# Need help with a new shift knob...



## ryanlucas13 (Jan 14, 2003)

I want to get a new shift knob to replace another aftermarket knob I have on my Se-R already. The one that i have rattles (it was an LED) and keeps falling off the post. I keep tightening it, but no luck. I was wondering if anyone knew of a good brand or type of knob that would work on my car. I had a universal fit, but that keeps comin off.. Is there an aftermarket knob made just for the 200sx. Please let me know. THANKS!!


----------



## Froz3n00 (Oct 24, 2003)

i have a sparco, it works good


----------



## xt_out (Jun 23, 2003)

heres the info you need right here:
i bought a cheesy universal knob to start off with as well. then another. i ordered the third one, a nice chrome knob with c/f accents, with actual threads instead of the 3 allen screws i'd been dealing with on universals. it was supposed to fit the nissan threading but it didn't. (i had searched hardcore on line as well, to no avail) i was left with an expensive knob. got a dye and rethreaded the stick to the same threading on the knob and tightened it on. perfect of course, and i cut a couple inches off the stick as well. that's what i did, and a advise you do the same. it really opens up your options when it comes to looking for aftermarket shift knobs. :thumbup: hope this helps.

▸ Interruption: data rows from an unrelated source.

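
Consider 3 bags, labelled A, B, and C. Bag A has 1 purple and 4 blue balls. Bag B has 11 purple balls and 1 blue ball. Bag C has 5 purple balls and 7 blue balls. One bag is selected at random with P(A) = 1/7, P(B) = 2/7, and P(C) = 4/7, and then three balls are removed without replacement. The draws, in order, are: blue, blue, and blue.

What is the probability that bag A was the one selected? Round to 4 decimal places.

0.3860

Under each hypothesis, the probability of the observed sequence is: P(data | bag A) = (4/5)(3/4)(2/3) = 2/5; P(data | bag B) = (1/12)(0/11) = 0; P(data | bag C) = (7/12)(6/11)(5/10) = 7/44.
Multiplying each by its prior: 1/7 · 2/5 = 2/35, 2/7 · 0 = 0, 4/7 · 7/44 = 1/11; summing to 57/385.
Hence P(bag A | data) = (2/35) / (57/385) = 22/57.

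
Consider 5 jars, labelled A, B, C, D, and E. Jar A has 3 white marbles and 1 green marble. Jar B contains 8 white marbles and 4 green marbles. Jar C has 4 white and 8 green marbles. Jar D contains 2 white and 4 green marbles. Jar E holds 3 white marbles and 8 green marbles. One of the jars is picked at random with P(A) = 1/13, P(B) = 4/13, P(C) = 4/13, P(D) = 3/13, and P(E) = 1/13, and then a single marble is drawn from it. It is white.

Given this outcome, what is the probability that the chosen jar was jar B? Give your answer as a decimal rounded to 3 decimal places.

For each hypothesis, P(data | H) works out to: P(data | jar A) = (3/4) = 3/4; P(data | jar B) = (8/12) = 2/3; P(data | jar C) = (4/12) = 1/3; P(data | jar D) = (2/6) = 1/3; P(data | jar E) = (3/11) = 3/11.
The prior-weighted likelihoods are 1/13 · 3/4 = 3/52, 4/13 · 2/3 = 8/39, 4/13 · 1/3 = 4/39, 3/13 · 1/3 = 1/13, 1/13 · 3/11 = 3/143; with total 265/572.
By Bayes' rule, P(jar B | data) = (8/39) / (265/572) = 352/795.

0.443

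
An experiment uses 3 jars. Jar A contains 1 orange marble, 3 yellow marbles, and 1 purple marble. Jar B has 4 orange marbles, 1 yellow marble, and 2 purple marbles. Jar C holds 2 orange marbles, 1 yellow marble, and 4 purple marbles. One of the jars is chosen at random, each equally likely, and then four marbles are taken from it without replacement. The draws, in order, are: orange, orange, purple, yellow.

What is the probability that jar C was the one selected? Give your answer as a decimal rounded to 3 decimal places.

Under each hypothesis, the probability of the observed sequence is: P(data | jar A) = (1/5)(0/4) = 0; P(data | jar B) = (4/7)(3/6)(2/5)(1/4) = 1/35; P(data | jar C) = (2/7)(1/6)(4/5)(1/4) = 1/105.
The prior-weighted likelihoods are 1/3 · 0 = 0, 1/3 · 1/35 = 1/105, 1/3 · 1/105 = 1/315; summing to 4/315.
Hence P(jar C | data) = (1/315) / (4/315) = 1/4.

0.250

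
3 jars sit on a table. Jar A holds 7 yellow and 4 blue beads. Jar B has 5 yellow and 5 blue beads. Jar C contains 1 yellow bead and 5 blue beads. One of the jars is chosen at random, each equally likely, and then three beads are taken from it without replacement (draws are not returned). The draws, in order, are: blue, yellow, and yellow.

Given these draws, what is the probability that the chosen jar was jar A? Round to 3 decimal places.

0.550

The likelihood of the observed sequence under each hypothesis: P(data | jar A) = (4/11)(7/10)(6/9) = 0.1697; P(data | jar B) = (5/10)(5/9)(4/8) = 0.13889; P(data | jar C) = (5/6)(1/5)(0/4) = 0.
The prior-weighted likelihoods are 1/3 · 0.1697 = 0.056566, 1/3 · 0.13889 = 0.046296, 1/3 · 0 = 0; these sum to 0.10286.
By Bayes' rule, P(jar A | data) = (0.056566) / (0.10286) = 0.54992.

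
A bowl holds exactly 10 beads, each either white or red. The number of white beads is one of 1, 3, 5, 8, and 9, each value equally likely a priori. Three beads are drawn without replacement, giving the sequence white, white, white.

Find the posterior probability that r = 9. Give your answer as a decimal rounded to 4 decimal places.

0.5563

The likelihood of the observed sequence under each hypothesis: P(data | r = 1) = (1/10)(0/9) = 0; P(data | r = 3) = (3/10)(2/9)(1/8) = 1/120; P(data | r = 5) = (5/10)(4/9)(3/8) = 1/12; P(data | r = 8) = (8/10)(7/9)(6/8) = 7/15; P(data | r = 9) = (9/10)(8/9)(7/8) = 7/10.
Multiplying each by its prior: 1/5 · 0 = 0, 1/5 · 1/120 = 1/600, 1/5 · 1/12 = 1/60, 1/5 · 7/15 = 7/75, 1/5 · 7/10 = 7/50; these sum to 151/600.
Hence P(r = 9 | data) = (7/50) / (151/600) = 84/151.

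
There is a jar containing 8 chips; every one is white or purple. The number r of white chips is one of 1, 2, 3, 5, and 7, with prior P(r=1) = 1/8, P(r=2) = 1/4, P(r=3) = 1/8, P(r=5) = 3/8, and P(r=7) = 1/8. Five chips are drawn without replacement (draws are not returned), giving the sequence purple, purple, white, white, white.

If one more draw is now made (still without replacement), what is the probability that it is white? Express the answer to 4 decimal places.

0.6000

Compute the likelihood of the observed sequence for each case: P(data | r = 1) = (7/8)(6/7)(1/6)(0/5) = 0; P(data | r = 2) = (6/8)(5/7)(2/6)(1/5)(0/4) = 0; P(data | r = 3) = (5/8)(4/7)(3/6)(2/5)(1/4) = 1/56; P(data | r = 5) = (3/8)(2/7)(5/6)(4/5)(3/4) = 3/56; P(data | r = 7) = (1/8)(0/7) = 0.
The prior-weighted likelihoods are 1/8 · 0 = 0, 1/4 · 0 = 0, 1/8 · 1/56 = 1/448, 3/8 · 3/56 = 9/448, 1/8 · 0 = 0; with total 5/224.
Normalising, the posterior is P(r = 1 | data) = 0, P(r = 2 | data) = 0, P(r = 3 | data) = 1/10, P(r = 5 | data) = 9/10, P(r = 7 | data) = 0.
So P(white next | data) = Σ P(white next | H) P(H | data) = (0)(1/10) + (2/3)(9/10) = 3/5.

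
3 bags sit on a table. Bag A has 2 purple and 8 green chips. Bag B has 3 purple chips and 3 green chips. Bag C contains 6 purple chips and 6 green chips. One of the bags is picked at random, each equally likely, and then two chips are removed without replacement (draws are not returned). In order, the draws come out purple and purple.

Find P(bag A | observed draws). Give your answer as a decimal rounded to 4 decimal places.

Compute the likelihood of the observed sequence for each case: P(data | bag A) = (2/10)(1/9) = 1/45; P(data | bag B) = (3/6)(2/5) = 1/5; P(data | bag C) = (6/12)(5/11) = 5/22.
The prior-weighted likelihoods are 1/3 · 1/45 = 1/135, 1/3 · 1/5 = 1/15, 1/3 · 5/22 = 5/66; with total 89/594.
Hence P(bag A | data) = (1/135) / (89/594) = 22/445.

0.0494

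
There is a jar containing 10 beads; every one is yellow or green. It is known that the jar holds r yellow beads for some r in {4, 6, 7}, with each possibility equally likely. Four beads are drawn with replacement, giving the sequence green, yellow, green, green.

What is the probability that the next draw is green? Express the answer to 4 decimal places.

0.5071

Compute the likelihood of the observed sequence for each case: P(data | r = 4) = (6/10)(4/10)(6/10)(6/10) = 0.0864; P(data | r = 6) = (4/10)(6/10)(4/10)(4/10) = 0.0384; P(data | r = 7) = (3/10)(7/10)(3/10)(3/10) = 0.0189.
Multiplying each by its prior: 1/3 · 0.0864 = 0.0288, 1/3 · 0.0384 = 0.0128, 1/3 · 0.0189 = 0.0063; summing to 0.0479.
Dividing through by the total gives posterior P(r = 4 | data) = 0.60125, P(r = 6 | data) = 0.26722, P(r = 7 | data) = 0.13152.
Averaging over the posterior, P(green next | data) = (3/5)(0.60125) + (2/5)(0.26722) + (3/10)(0.13152) = 0.5071.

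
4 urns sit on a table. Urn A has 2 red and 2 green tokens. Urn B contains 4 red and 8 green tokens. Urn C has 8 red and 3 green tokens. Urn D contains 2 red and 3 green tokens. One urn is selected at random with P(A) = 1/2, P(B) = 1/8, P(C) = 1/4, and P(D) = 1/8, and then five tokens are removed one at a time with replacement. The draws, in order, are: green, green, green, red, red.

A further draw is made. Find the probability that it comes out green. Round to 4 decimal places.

0.5190

For each hypothesis, P(data | H) works out to: P(data | urn A) = (2/4)(2/4)(2/4)(2/4)(2/4) = 0.03125; P(data | urn B) = (8/12)(8/12)(8/12)(4/12)(4/12) = 0.032922; P(data | urn C) = (3/11)(3/11)(3/11)(8/11)(8/11) = 0.01073; P(data | urn D) = (3/5)(3/5)(3/5)(2/5)(2/5) = 0.03456.
The prior-weighted likelihoods are 1/2 · 0.03125 = 0.015625, 1/8 · 0.032922 = 0.0041152, 1/4 · 0.01073 = 0.0026824, 1/8 · 0.03456 = 0.00432; summing to 0.026743.
Normalising, the posterior is P(urn A | data) = 0.58427, P(urn B | data) = 0.15388, P(urn C | data) = 0.1003, P(urn D | data) = 0.16154.
The predictive probability is P(green next | data) = (1/2)(0.58427) + (2/3)(0.15388) + (3/11)(0.1003) + (3/5)(0.16154) = 0.519.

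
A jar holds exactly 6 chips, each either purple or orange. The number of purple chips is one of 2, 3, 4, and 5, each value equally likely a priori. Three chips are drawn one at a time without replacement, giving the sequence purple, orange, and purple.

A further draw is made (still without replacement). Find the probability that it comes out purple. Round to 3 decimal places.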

btw: the rethreading things was less than $5 very cheap and easy to do!!!


----------



## NismoSERTurbo (Mar 19, 2003)

i have the Gredy Trust Aluminum shift knob. It all metal and has the 5 speed trnny design on top. they have them at Nopi.com buti wouldsuggest trying to find it somewhere else.


----------



## BikerFry (Jul 31, 2003)

JB Weld it!


----------



## ryanlucas13 (Jan 14, 2003)

Thanks for the info. I might have to look for a knob that screws on...if I see one i like. I have not seen any aftermarket ones with threads in them though. DO you know where I could find some like it. If not I might just have to JB Weld it!! lol  Thanks for the info guys !!


----------



## dry (Oct 21, 2002)

you may want to look for a maxima or altima shift knob, I got a black leather one off of a maxima, it looks good and feels good nad only cost me 6 bucks.


----------



## xt_out (Jun 23, 2003)

i flipped through the catalogues at my local rice-shop till i found one with threads. theres quite a few. i think i've seen some threaded ones in the cartoys selection as well.
can't beat dryboys $6 deal though!


----------



## s_olinger (Jul 12, 2002)

hey spend 150 bucks and get the B&M short throw shift kit and it comes w/ a nice silver "B&M" shift knob.  the kit works great and install is about 30min. heres another idea shouldnt the NISMO shift knobs screw right on.


----------